Produktion für hohe Kundenzufriedenheit

Neben den reinen Schichteigenschaften wird heute von einem führenden Beschichter für Werkzeuge erwartet, schnell und in höchster Qualität zu liefern. H+K Surface Technology verfügt zu diesem Zweck über einen modernen Anlagenpark und hochqualifiziertes Personal. Sowohl die Beschichtung von neuen Werkzeugen als auch die Aufarbeitung von gebrauchten werden mit der selben Qualität durchgeführt. Überprüft und protokolliert wird die Bearbeitung durch ein neues Präzisionsmessgerät, mit dem Kanten und Radien von Werkzeugen gemessen werden können, wodurch eine optimale Kantenpräparation­ sichergestellt wird.
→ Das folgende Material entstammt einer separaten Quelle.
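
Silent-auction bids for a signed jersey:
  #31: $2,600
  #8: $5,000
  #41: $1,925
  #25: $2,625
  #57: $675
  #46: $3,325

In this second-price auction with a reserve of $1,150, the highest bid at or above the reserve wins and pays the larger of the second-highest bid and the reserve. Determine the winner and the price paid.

#8 pays $3,325

Sorting bids: 5,000 (#8) > 3,325 (#46) > 2,625 (#25) > 2,600 (#31) > 1,925 (#41) > 675 (#57)
Highest eligible bid: #8 at $5,000.
max(second-highest $3,325, reserve $1,150) = $3,325; the reserve does not bind.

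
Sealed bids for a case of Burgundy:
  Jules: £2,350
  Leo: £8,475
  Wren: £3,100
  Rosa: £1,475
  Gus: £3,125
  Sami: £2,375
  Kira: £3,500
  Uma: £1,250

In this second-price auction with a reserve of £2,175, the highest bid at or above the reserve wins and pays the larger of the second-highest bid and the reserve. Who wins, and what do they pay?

Second-price auction with a reserve of £2,175: the highest bid at or above the reserve wins and pays the larger of the second-highest bid and the reserve.
Sorting bids: 8,475 (Leo) > 3,500 (Kira) > 3,125 (Gus) > 3,100 (Wren) > 2,375 (Sami) > 2,350 (Jules) > …
Leo has the top bid at or above the reserve (£8,475).
Second-highest bid £3,500 exceeds the reserve £2,175 → payment £3,500.

Leo pays £3,500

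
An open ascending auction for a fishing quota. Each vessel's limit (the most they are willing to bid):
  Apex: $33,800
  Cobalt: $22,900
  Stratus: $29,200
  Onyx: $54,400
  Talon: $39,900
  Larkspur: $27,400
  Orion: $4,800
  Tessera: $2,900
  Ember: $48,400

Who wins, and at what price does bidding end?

Onyx wins at $48,400

Ascending (English) auction: the price rises until one bidder remains; the winner pays the price at which the last rival dropped out.
Limits ranked: 54,400 (Onyx) > 48,400 (Ember) > 39,900 (Talon) > 33,800 (Apex) > 29,200 (Stratus) > 27,400 (Larkspur) > …
Once the price passes $48,400, only Onyx is left; the hammer falls at Ember's limit of $48,400.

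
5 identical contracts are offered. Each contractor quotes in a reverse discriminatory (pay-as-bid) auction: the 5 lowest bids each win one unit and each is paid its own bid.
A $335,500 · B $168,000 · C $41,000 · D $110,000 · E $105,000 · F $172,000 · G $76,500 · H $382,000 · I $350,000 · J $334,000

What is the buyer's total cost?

Ordering the bids: 41,000 (C), 76,500 (G), 105,000 (E), 110,000 (D), 168,000 (B), 172,000 (F), 334,000 (J), …
Winners (5 units): C, G, E, D, B.
Total cost = 41,000 + 76,500 + 105,000 + 110,000 + 168,000 = $500,500.

Total cost: $500,500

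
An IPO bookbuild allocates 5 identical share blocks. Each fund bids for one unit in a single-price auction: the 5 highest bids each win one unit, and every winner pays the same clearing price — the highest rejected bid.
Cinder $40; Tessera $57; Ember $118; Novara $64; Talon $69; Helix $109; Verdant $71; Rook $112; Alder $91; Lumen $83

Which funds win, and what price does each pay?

Ember, Rook, Helix, Alder, Lumen; each pays $71

Sorting: 118 (Ember), 112 (Rook), 109 (Helix), 91 (Alder), 83 (Lumen), 71 (Verdant), 69 (Talon), …
The 5 highest are Ember, Rook, Helix, Alder, Lumen.
Clearing price = highest rejected bid = $71.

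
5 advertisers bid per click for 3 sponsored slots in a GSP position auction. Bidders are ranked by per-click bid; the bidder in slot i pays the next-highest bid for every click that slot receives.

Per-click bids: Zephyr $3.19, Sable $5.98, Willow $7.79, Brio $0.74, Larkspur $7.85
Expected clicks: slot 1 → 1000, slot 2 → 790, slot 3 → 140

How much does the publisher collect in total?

Per-click bids in order: $7.85 (Larkspur) > $7.79 (Willow) > $5.98 (Sable) > $3.19 (Zephyr) > …
Slot 1: Larkspur pays $7.79 × 1000 = $7790.00
Slot 2: Willow pays $5.98 × 790 = $4724.20
Slot 3: Sable pays $3.19 × 140 = $446.60
Total = $12960.80

Total revenue: $12960.80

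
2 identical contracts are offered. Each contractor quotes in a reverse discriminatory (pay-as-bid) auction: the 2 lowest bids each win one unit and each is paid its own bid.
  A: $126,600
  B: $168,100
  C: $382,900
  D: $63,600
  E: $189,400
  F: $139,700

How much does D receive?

Ordering the bids: 63,600 (D), 126,600 (A), 139,700 (F), 168,100 (B), …
The 2 lowest are D, A.
D wins → own bid $63,600.

D is paid $63,600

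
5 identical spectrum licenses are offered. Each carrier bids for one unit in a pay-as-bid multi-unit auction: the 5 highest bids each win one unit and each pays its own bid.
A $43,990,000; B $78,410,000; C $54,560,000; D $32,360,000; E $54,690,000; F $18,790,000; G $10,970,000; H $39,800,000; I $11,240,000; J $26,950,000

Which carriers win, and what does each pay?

B $78,410,000, E $54,690,000, C $54,560,000, A $43,990,000, H $39,800,000

Sorting: 78,410,000 (B), 54,690,000 (E), 54,560,000 (C), 43,990,000 (A), 39,800,000 (H), 32,360,000 (D), 26,950,000 (J), …
Winners (5 units): B, E, C, A, H.
Each winner pays its own bid: B $78,410,000, E $54,690,000, C $54,560,000, A $43,990,000, H $39,800,000.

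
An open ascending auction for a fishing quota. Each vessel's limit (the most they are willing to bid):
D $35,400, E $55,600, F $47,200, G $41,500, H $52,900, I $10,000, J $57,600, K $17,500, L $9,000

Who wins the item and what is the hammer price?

J wins at $55,600

Limits in order: 57,600 (J) > 55,600 (E) > 52,900 (H) > 47,200 (F) > 41,500 (G) > 35,400 (D) > …
E is the last rival to drop out, at $55,600; J remains and wins at that price.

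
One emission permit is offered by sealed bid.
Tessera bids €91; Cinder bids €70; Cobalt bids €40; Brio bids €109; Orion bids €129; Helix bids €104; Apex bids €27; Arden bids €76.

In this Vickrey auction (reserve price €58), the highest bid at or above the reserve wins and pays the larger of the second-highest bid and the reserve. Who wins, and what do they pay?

Orion pays €109

Bids ranked: 129 (Orion) > 109 (Brio) > 104 (Helix) > 91 (Tessera) > 76 (Arden) > 70 (Cinder) > …
Orion has the top bid at or above the reserve (€129).
max(second-highest €109, reserve €58) = €109; the reserve does not bind.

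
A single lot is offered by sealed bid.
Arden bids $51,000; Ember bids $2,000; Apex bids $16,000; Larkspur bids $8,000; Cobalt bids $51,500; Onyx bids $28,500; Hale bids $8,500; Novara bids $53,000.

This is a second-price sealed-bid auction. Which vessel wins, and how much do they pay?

Second-price sealed-bid auction: the highest bidder wins and pays the second-highest bid.
Bids in order: 53,000 (Novara) > 51,500 (Cobalt) > 51,000 (Arden) > 28,500 (Onyx) > 16,000 (Apex) > 8,500 (Hale) > …
Second-price: Novara pays Cobalt's bid of $51,500.

Novara pays $51,500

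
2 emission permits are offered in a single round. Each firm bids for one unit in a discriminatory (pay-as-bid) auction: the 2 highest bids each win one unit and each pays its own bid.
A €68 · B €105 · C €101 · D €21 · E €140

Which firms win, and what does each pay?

E €140, B €105

Sorting: 140 (E), 105 (B), 101 (C), 68 (A), …
The 2 highest are E, B.
Each winner pays its own bid: E €140, B €105.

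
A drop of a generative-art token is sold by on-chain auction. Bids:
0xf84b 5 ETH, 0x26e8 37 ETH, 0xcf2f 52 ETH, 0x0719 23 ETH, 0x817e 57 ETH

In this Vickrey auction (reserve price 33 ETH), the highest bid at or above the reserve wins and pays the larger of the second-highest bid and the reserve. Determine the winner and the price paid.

0x817e pays 52 ETH

Sorting bids: 57 (0x817e) > 52 (0xcf2f) > 37 (0x26e8) > 23 (0x0719) > 5 (0xf84b)
Highest eligible bid: 0x817e at 57 ETH.
Second-highest bid 52 ETH exceeds the reserve 33 ETH → payment 52 ETH.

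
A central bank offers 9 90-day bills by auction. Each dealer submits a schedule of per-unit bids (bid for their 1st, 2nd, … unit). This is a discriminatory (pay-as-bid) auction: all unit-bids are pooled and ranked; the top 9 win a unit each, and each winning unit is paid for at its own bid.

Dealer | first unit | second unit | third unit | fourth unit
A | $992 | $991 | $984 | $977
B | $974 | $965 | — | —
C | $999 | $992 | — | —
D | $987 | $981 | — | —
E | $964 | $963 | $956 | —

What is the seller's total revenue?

Pooled unit-bids ranked (top 9): 999 (C-1), 992 (A-1), 992 (C-2), 991 (A-2), 987 (D-1), 984 (A-3), 981 (D-2), 977 (A-4), 974 (B-1)
Next rejected bid: $965 (not a price — pay-as-bid).
Each winning unit pays its own bid.
Revenue = 999 + 992 + 992 + 991 + 987 + 984 + 981 + 977 + 974 = $8,877.

Total revenue: $8,877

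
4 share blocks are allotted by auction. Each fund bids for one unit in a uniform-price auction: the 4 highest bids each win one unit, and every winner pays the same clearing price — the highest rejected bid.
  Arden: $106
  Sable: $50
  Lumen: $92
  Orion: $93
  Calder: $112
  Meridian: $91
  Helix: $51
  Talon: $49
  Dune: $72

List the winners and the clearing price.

Calder, Arden, Orion, Lumen; each pays $91

Bids ranked high→low: 112 (Calder), 106 (Arden), 93 (Orion), 92 (Lumen), 91 (Meridian), 72 (Dune), …
The 4 highest are Calder, Arden, Orion, Lumen.
Highest unsuccessful bid: $91 → clearing price.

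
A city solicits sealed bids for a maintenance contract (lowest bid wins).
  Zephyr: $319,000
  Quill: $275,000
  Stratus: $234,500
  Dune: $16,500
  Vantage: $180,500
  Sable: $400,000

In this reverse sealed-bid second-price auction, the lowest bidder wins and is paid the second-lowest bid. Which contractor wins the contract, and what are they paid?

Bids in order: 16,500 (Dune) < 180,500 (Vantage) < 234,500 (Stratus) < 275,000 (Quill) < 319,000 (Zephyr) < 400,000 (Sable)
Second-price: Dune is paid Vantage's bid of $180,500.

Dune is paid $180,500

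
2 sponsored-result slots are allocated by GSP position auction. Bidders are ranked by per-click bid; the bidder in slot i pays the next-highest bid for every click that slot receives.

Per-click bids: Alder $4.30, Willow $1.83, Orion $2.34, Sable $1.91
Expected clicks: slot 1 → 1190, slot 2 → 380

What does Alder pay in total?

Ranked by bid: $4.30 (Alder) > $2.34 (Orion) > $1.91 (Sable) > …
Alder holds slot 1 → pays next bid $2.34 × 1190 clicks = $2784.60.

Alder pays $2784.60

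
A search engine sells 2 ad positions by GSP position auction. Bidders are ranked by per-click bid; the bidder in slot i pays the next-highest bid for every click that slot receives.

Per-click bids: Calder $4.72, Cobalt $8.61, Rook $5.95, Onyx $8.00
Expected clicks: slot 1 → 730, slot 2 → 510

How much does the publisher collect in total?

Per-click bids in order: $8.61 (Cobalt) > $8.00 (Onyx) > $5.95 (Rook) > …
Slot 1: Cobalt pays $8.00 × 730 = $5840.00
Slot 2: Onyx pays $5.95 × 510 = $3034.50
Total = $8874.50

Total revenue: $8874.50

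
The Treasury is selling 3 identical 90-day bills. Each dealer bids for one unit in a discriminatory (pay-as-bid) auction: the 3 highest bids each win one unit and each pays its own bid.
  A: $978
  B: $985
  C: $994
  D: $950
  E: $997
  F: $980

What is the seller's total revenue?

Total revenue: $2,976

Bids ranked high→low: 997 (E), 994 (C), 985 (B), 980 (F), 978 (A), …
The 3 highest are E, C, B.
Total revenue = 997 + 994 + 985 = $2,976.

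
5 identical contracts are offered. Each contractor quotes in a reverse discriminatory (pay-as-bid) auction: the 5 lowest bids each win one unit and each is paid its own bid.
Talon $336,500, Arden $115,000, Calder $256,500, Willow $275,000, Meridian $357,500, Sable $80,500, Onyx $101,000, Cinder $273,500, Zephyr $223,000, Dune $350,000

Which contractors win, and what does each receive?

Bids ranked low→high: 80,500 (Sable), 101,000 (Onyx), 115,000 (Arden), 223,000 (Zephyr), 256,500 (Calder), 273,500 (Cinder), 275,000 (Willow), …
The 5 lowest are Sable, Onyx, Arden, Zephyr, Calder.
Each winner is paid its own bid: Sable $80,500, Onyx $101,000, Arden $115,000, Zephyr $223,000, Calder $256,500.

Sable $80,500, Onyx $101,000, Arden $115,000, Zephyr $223,000, Calder $256,500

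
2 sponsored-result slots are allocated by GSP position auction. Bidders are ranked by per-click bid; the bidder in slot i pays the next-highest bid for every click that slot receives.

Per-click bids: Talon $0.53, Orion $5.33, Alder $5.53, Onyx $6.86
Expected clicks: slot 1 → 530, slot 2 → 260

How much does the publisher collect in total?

Total revenue: $4316.70

Ranked by bid: $6.86 (Onyx) > $5.53 (Alder) > $5.33 (Orion) > …
Slot 1: Onyx pays $5.53 × 530 = $2930.90
Slot 2: Alder pays $5.33 × 260 = $1385.80
Total = $4316.70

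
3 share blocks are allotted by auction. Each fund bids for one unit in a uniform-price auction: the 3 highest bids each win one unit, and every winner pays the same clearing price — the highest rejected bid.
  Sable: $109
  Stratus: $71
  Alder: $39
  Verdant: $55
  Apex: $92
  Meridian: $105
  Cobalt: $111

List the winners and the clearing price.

Ordering the bids: 111 (Cobalt), 109 (Sable), 105 (Meridian), 92 (Apex), 71 (Stratus), …
Winners (3 units): Cobalt, Sable, Meridian.
First losing bid is Apex's $92, which sets the uniform price.

Cobalt, Sable, Meridian; each pays $92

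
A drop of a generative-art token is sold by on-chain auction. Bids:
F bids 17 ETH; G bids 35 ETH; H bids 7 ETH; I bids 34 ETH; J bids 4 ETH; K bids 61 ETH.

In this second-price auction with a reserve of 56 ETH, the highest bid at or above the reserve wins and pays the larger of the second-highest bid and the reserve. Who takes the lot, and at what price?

K pays 56 ETH

Second-price auction with a reserve of 56 ETH: the highest bid at or above the reserve wins and pays the larger of the second-highest bid and the reserve.
Bids ranked: 61 (K) > 35 (G) > 34 (I) > 17 (F) > 7 (H) > 4 (J)
K has the top bid at or above the reserve (61 ETH).
Second-highest bid 35 ETH is below the reserve 56 ETH, so the reserve binds → payment 56 ETH.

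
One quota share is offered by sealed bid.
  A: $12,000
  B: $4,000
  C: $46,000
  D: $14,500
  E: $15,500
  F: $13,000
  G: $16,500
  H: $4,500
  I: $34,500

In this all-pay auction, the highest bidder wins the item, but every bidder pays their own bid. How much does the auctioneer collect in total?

Total revenue: $160,500

Bids in order: 46,000 (C) > 34,500 (I) > 16,500 (G) > 15,500 (E) > 14,500 (D) > 13,000 (F) > …
C wins with the top bid; all bids are sunk regardless.
Every bidder forfeits their bid regardless of winning.
Revenue = 12,000 + 4,000 + 46,000 + 14,500 + 15,500 + 13,000 + 16,500 + 4,500 + 34,500 = $160,500.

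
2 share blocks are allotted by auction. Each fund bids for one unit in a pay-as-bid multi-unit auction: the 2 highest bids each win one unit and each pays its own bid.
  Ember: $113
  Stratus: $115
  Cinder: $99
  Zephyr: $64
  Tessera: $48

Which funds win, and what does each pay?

Stratus $115, Ember $113

Sorting: 115 (Stratus), 113 (Ember), 99 (Cinder), 64 (Zephyr), …
The 2 highest are Stratus, Ember.
Each winner pays its own bid: Stratus $115, Ember $113.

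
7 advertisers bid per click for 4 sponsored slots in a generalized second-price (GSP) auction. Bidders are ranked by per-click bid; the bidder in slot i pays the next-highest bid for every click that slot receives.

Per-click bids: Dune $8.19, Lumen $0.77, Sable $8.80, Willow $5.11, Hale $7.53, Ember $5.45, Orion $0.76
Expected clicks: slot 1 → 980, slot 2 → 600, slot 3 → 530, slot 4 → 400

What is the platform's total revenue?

Ranked by bid: $8.80 (Sable) > $8.19 (Dune) > $7.53 (Hale) > $5.45 (Ember) > $5.11 (Willow) > …
Slot 1: Sable pays $8.19 × 980 = $8026.20
Slot 2: Dune pays $7.53 × 600 = $4518.00
Slot 3: Hale pays $5.45 × 530 = $2888.50
Slot 4: Ember pays $5.11 × 400 = $2044.00
Total = $17476.70

Total revenue: $17476.70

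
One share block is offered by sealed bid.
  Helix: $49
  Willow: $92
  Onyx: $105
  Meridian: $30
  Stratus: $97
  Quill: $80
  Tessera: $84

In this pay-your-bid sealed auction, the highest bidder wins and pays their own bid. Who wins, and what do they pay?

Bids in order: 105 (Onyx) > 97 (Stratus) > 92 (Willow) > 84 (Tessera) > 80 (Quill) > 49 (Helix) > …
Onyx has the highest bid and pays exactly that: $105.

Onyx pays $105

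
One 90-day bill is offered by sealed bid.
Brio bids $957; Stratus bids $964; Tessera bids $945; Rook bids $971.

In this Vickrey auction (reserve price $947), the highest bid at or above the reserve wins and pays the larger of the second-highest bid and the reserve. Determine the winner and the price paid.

Bids in order: 971 (Rook) > 964 (Stratus) > 957 (Brio) > 945 (Tessera)
Highest eligible bid: Rook at $971.
max(second-highest $964, reserve $947) = $964; the reserve does not bind.

Rook pays $964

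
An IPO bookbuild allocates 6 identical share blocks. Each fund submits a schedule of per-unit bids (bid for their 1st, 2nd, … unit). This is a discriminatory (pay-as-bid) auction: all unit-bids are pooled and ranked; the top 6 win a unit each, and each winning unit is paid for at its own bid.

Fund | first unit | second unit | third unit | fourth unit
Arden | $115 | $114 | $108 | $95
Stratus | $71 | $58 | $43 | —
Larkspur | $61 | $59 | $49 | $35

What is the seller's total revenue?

All unit-bids, highest first — top 6: 115 (Arden-1), 114 (Arden-2), 108 (Arden-3), 95 (Arden-4), 71 (Stratus-1), 61 (Larkspur-1)
Next rejected bid: $59 (not a price — pay-as-bid).
Each winning unit pays its own bid.
Revenue = 115 + 114 + 108 + 95 + 71 + 61 = $564.

Total revenue: $564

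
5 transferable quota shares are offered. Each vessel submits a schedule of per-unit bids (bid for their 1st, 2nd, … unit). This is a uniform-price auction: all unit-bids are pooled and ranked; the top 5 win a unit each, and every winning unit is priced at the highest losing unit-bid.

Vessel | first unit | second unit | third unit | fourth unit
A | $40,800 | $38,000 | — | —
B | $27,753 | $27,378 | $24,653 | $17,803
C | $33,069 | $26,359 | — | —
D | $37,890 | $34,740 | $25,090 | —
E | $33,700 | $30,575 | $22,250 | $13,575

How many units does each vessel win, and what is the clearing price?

A 2, D 2, E 1; clearing price $33,069

All unit-bids, highest first — top 5: 40,800 (A-1), 38,000 (A-2), 37,890 (D-1), 34,740 (D-2), 33,700 (E-1)
First bid not allocated: $33,069.
Allocation: A 2, D 2, E 1.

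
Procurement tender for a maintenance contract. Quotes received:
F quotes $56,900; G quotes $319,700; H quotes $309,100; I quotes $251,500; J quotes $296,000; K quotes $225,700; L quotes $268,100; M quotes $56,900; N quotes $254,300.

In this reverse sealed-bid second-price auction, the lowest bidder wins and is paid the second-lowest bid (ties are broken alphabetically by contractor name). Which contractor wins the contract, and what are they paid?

Bids ranked: 56,900 (F) < 56,900 (M) < 225,700 (K) < 251,500 (I) < 254,300 (N) < 268,100 (L) < …
F and M tie at $56,900; tie-break gives it to F.
Second-price: F is paid M's bid of $56,900.

F is paid $56,900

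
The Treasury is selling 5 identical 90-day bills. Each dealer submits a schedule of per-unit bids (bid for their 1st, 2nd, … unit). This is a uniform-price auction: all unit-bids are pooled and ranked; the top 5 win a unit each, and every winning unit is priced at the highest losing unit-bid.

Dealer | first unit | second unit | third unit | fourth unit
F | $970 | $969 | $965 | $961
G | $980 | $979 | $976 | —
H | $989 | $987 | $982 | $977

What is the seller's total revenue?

Total revenue: $4,885

Pooled unit-bids ranked (top 5): 989 (H-1), 987 (H-2), 982 (H-3), 980 (G-1), 979 (G-2)
Highest rejected unit-bid = $977.
Allocation: G 2, H 3. Every unit priced at $977.
Revenue = 5 × 977 = $4,885.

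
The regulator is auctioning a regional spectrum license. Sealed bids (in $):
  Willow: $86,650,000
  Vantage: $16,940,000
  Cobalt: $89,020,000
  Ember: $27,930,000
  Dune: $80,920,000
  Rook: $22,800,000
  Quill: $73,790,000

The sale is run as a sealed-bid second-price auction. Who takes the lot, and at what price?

Cobalt pays $86,650,000

Bids in order: 89,020,000 (Cobalt) > 86,650,000 (Willow) > 80,920,000 (Dune) > 73,790,000 (Quill) > 27,930,000 (Ember) > 22,800,000 (Rook) > …
Cobalt is highest; pays the second-highest bid, $86,650,000.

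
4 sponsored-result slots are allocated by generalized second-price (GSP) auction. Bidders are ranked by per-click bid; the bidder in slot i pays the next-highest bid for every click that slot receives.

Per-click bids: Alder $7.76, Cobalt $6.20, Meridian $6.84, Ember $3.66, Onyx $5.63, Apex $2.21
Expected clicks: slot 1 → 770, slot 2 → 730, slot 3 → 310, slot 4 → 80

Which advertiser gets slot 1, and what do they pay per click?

Sorting advertisers: $7.76 (Alder) > $6.84 (Meridian) > $6.20 (Cobalt) > $5.63 (Onyx) > $3.66 (Ember) > …
Slot 1 goes to the first-ranked bidder, Alder, who pays the next bid down: $6.84/click.

Alder; $6.84 per click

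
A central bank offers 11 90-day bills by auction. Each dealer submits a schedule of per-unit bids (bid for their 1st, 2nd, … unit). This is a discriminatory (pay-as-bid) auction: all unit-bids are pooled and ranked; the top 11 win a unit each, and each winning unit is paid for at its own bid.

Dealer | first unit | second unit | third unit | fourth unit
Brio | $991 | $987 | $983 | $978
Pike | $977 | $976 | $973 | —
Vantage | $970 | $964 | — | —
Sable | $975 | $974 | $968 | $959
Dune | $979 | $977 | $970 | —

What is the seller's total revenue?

All unit-bids, highest first — top 11: 991 (Brio-1), 987 (Brio-2), 983 (Brio-3), 979 (Dune-1), 978 (Brio-4), 977 (Pike-1), 977 (Dune-2), 976 (Pike-2), 975 (Sable-1), 974 (Sable-2), 973 (Pike-3)
Next rejected bid: $970 (not a price — pay-as-bid).
Each winning unit pays its own bid.
Revenue = 991 + 987 + 983 + 979 + 978 + 977 + 977 + 976 + 975 + 974 + 973 = $10,770.

Total revenue: $10,770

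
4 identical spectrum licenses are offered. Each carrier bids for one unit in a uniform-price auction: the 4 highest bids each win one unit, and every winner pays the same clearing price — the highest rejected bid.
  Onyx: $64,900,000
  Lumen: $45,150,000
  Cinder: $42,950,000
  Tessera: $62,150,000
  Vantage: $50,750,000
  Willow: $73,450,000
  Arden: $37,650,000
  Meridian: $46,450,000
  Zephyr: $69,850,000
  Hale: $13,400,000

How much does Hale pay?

Sorting: 73,450,000 (Willow), 69,850,000 (Zephyr), 64,900,000 (Onyx), 62,150,000 (Tessera), 50,750,000 (Vantage), 46,450,000 (Meridian), …
Top 4: Willow, Zephyr, Onyx, Tessera.
Clearing price = highest rejected bid = $50,750,000.
Hale does not win → pays $0.

Hale pays $0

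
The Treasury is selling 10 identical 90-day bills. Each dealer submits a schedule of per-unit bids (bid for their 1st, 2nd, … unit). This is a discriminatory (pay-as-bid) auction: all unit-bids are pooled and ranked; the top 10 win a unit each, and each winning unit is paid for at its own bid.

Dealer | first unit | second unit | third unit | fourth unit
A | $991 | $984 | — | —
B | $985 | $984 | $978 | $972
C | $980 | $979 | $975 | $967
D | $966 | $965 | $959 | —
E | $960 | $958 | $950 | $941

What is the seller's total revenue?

Total revenue: $9,795

Pooled unit-bids ranked (top 10): 991 (A-1), 985 (B-1), 984 (A-2), 984 (B-2), 980 (C-1), 979 (C-2), 978 (B-3), 975 (C-3), 972 (B-4), 967 (C-4)
Next rejected bid: $966 (not a price — pay-as-bid).
Each winning unit pays its own bid.
Revenue = 991 + 985 + 984 + 984 + 980 + 979 + 978 + 975 + 972 + 967 = $9,795.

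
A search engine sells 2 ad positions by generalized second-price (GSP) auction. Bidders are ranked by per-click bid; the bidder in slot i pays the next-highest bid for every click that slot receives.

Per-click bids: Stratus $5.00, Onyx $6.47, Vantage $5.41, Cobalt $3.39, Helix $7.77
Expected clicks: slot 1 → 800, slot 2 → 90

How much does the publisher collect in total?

Total revenue: $5662.90

Sorting advertisers: $7.77 (Helix) > $6.47 (Onyx) > $5.41 (Vantage) > …
Slot 1: Helix pays $6.47 × 800 = $5176.00
Slot 2: Onyx pays $5.41 × 90 = $486.90
Total = $5662.90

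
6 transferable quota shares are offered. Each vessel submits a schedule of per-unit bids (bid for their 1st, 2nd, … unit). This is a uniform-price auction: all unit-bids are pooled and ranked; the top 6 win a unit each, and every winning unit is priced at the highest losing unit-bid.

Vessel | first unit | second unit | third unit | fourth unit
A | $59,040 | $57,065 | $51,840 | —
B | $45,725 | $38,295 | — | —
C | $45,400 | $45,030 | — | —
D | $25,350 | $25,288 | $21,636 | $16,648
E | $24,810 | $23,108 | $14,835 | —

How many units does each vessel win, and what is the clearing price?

A 3, B 1, C 2; clearing price $38,295

All unit-bids, highest first — top 6: 59,040 (A-1), 57,065 (A-2), 51,840 (A-3), 45,725 (B-1), 45,400 (C-1), 45,030 (C-2)
First bid not allocated: $38,295.
Allocation: A 3, B 1, C 2.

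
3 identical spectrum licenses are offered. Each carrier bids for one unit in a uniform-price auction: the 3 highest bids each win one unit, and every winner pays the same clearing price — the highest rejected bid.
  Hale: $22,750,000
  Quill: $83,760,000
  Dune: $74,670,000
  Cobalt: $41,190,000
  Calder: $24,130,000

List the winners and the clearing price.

Bids ranked high→low: 83,760,000 (Quill), 74,670,000 (Dune), 41,190,000 (Cobalt), 24,130,000 (Calder), 22,750,000 (Hale)
Winners (3 units): Quill, Dune, Cobalt.
First losing bid is Calder's $24,130,000, which sets the uniform price.

Quill, Dune, Cobalt; each pays $24,130,000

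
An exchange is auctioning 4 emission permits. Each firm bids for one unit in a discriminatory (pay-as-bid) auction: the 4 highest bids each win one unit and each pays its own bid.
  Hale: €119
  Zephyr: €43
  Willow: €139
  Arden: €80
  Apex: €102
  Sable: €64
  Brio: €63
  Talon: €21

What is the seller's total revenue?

Sorting: 139 (Willow), 119 (Hale), 102 (Apex), 80 (Arden), 64 (Sable), 63 (Brio), …
The 4 highest are Willow, Hale, Apex, Arden.
Total revenue = 139 + 119 + 102 + 80 = €440.

Total revenue: €440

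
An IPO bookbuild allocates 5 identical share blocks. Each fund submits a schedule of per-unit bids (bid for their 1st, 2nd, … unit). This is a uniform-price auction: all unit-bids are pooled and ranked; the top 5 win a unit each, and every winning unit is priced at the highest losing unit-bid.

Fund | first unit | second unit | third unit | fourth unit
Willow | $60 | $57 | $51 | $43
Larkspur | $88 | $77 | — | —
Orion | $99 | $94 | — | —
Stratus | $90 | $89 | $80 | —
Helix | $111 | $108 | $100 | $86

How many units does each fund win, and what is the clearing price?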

Durch abgestimmte und bewährte Verfahrensabläufe ist eine schnelle und flexible Auftragsbearbeitung gewährleistet; zudem kann ein 24-Stunden-Service vereinbart werden. Die Leistungs­fähigkeit des Unternehmens zeigt sich nicht zuletzt darin, dass im Durchschnitt etwa 65 000 Werkzeuge pro Monat beschichtet werden.

Die hohe Kundenzufriedenheit begründet sich unter anderem aber auch darin, dass die Fachleute des Unternehmens die Kunden über die bestmögliche Beschichtungsvarianten, eine optimale Bearbeitung der Ausgangswerkzeuge sowie den korrekten Einsatz der Schichten und Schichtsysteme im Vorfeld beraten. Darüber hinaus stehen in der H+K-Gruppe weitere Spezialtechnologien für die mechanische Bearbeitung und Oberflächenbehandlung zur Verfügung, auf die der Bereich der Beschichtung zurückgreifen kann.

Auf der diesjährigen O&S werden die Fachleute des Unternehmens Kunden bei allen Fragestellungen um die Herstellung und den Einsatz von Werkzeugen mit Hartstoffbeschichtungen auf dem Gemeinschaftsstand Prozesskette Oberflächentechnik für die Kunden zur Verfügung stehen.